The Insurance Consumer Advocate’s office noted that private insurers’ so-called profit and contingency factors combined are typically close to 3.7 percent. And Citizens, Florida’s insurer of last resort, doesn’t have to worry about earning a profit.

Paul Palumbo, Citizens’ senior vice president of underwriting, said Citizens has had a hard time predicting losses and expenses based on past experience. For instance, this year the company took on about 200,000 more policies because two insurers folded. It has far more older mobile home policies than it expected, Palumbo said.

“Those are the kinds of things [the contingency factor] intended to capture,” he said.

How is Citizens going to pay for a huge rise in sinkhole claims costs when its premium increases are capped at 10 percent by a state law?

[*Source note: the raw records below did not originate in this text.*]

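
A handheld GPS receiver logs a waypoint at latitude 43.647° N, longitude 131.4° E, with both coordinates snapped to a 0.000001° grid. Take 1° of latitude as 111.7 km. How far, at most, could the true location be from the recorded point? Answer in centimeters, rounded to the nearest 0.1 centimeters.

6.9 centimeters

With a 0.000001° grid the true value lies within half a step, ±0.000001°/2 = ±5e-07°, of the stored one.
Latitude error → 5e-07 × 111700 = 0.05585 m along the meridian.
East–west component at 43.647°: 5e-07° × 111700 × cos 43.647° ≈ 5e-07 × 80826.8 ≈ 0.0404134 m.
The two errors are perpendicular, so the maximum displacement is √(0.05585² + 0.0404134²) ≈ 0.0689381 m.
That is 0.0689381 m = 6.8938 cm.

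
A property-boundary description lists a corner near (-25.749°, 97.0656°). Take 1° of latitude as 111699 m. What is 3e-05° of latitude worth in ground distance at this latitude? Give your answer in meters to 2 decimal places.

Along a meridian 3e-05° is 3e-05 × 111699 = 3.35097 m.

3.35 meters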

Citizens collected $19.6 million in premiums specifically for sinkhole coverage in 2009 but paid out $97 million in sinkhole claims and expenses. Most of the sinkhole claims were for minor cracks in walls and driveways, according to the insurer.

Citizens officials said its rate hike is needed in part due to higher claims costs for sinkholes, fires and other problems.

Bob Lee, an actuary for the insurance regulation office, said calculating rates should be “prospective, not retroactive” but said it makes sense to look at the past data to help predict future costs.